By Al-amani Mutarubukwa
The Citizen Reporter
Dar es Salaam. The general outlook of the first half of the current fiscal year has not looked very healthy because of a number of issues. The period running from July to December 2011 saw the economy rocking because of shilling depreciation, which in turn sparked high commodity prices, particularly of foodstuffs. On the other hand, the government has been taking deliberate measures to try and counter the general trend, particularly aimed at easing inflation and save the fluctuating shilling.

From single digit of 5.6 per cent in December 2010, the inflation rate reached 13 per cent in July, 2011 and hit the record high of 19.8 per cent in December last year. According to the ministry of Finance and Economic Affairs, the increase in inflation rates was partly caused by the persistent increase in fuel prices at the world market.

“The fuel prices went up by an average of $104 per barrel as the year ended November 2011 compared to the average of $76 per barrel in the same period int the previous year,” reads part of the Macroeconomic Indicators report. It adds that other factors towards high inflation were at play: insufficient rainfall, increased electricity prices, frequent power outages, and high demand for food because of the famine and hunger that dominated the Horn of Africa.
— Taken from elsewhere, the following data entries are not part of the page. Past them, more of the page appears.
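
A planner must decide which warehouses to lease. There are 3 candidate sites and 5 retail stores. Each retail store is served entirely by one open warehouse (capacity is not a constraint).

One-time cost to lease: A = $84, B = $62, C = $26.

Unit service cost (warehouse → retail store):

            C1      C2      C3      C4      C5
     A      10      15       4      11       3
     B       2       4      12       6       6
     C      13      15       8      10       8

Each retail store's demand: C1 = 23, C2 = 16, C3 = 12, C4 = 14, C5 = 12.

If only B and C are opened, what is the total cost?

Total cost: 450

Each retail store is assigned to its cheapest site among the open ones.
{B, C}: C1→B 2·23=46, C2→B 4·16=64, C3→C 8·12=96, C4→B 6·14=84, C5→B 6·12=72. Service 362; fixed 88; total 450.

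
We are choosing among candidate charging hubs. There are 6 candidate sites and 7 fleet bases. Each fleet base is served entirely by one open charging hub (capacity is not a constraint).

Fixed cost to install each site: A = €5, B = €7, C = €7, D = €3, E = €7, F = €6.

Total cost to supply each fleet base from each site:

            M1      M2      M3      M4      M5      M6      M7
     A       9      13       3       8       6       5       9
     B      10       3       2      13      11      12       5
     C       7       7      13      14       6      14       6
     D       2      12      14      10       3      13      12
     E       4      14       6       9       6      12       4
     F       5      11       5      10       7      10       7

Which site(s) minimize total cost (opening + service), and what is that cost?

Open A, B and D; minimum total cost 43.

For any fixed open set, each fleet base goes to its cheapest open site; total = fixed + service.
{A, B, D}: M1→D 2, M2→B 3, M3→B 2, M4→A 8, M5→D 3, M6→A 5, M7→B 5. Service 28; fixed 15; total 43.
{B, D}: service 37 + fixed 10 = 47
{A, B, D, E}: M1→D 2, M2→B 3, M3→B 2, M4→A 8, M5→D 3, M6→A 5, M7→E 4. Service 27; fixed 22; total 49.
{A, B, C, D, E, F}: service 27 + fixed 35 = 62
No other subset beats 43.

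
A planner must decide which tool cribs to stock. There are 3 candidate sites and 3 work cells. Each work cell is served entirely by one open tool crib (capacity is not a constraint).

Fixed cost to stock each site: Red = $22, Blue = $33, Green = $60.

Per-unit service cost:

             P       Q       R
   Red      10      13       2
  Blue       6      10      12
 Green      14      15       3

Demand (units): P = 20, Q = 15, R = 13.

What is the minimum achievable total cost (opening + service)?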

The report also says, among measures the government took to try and put things under control included allocation of Sh220 billion for the emergence power plan, which saw additional of 342MW to seal the 572MW power gap in the national grid; ensuring there was enough food reserve, which stood at 192,779 tonnes in 2011, up by 28.5 per cent of the target of 150,000; and it ensured that food imports were tax exempted.

The central bank also introduced fiscal policy measures such as reducing core capital of foreign exchange dealers from 20 per cent to 10 per cent so as to release more forex into the market to strengthen the shilling.

Governor Benno Ndulu also announced raising central bank rate by 200 basis points to 9.58 per cent, being the rate at which commercial banks can borrow from the BoT, as well as mopping up excess money from the circulation to lower inflation and strengthen the shilling.“The central bank also increased cash reserve requirement on government deposits from 20 per cent to 30 per cent,” reads the report in part.

The move, which started in November last year, targets commercial banks that hold huge government deposits to use it to lend to the government through treasury securities.

The shilling was exchanging at Sh1,765 for a US dollar in October last year, but it affirmed to Sh1,587 per dollar end of December  due to the BoT measures. The bank has since introduced measures to ease liquidity of the greenback caused by speculative demand.Last week the exchange rate averaged Sh1,602.188 per the US dollar.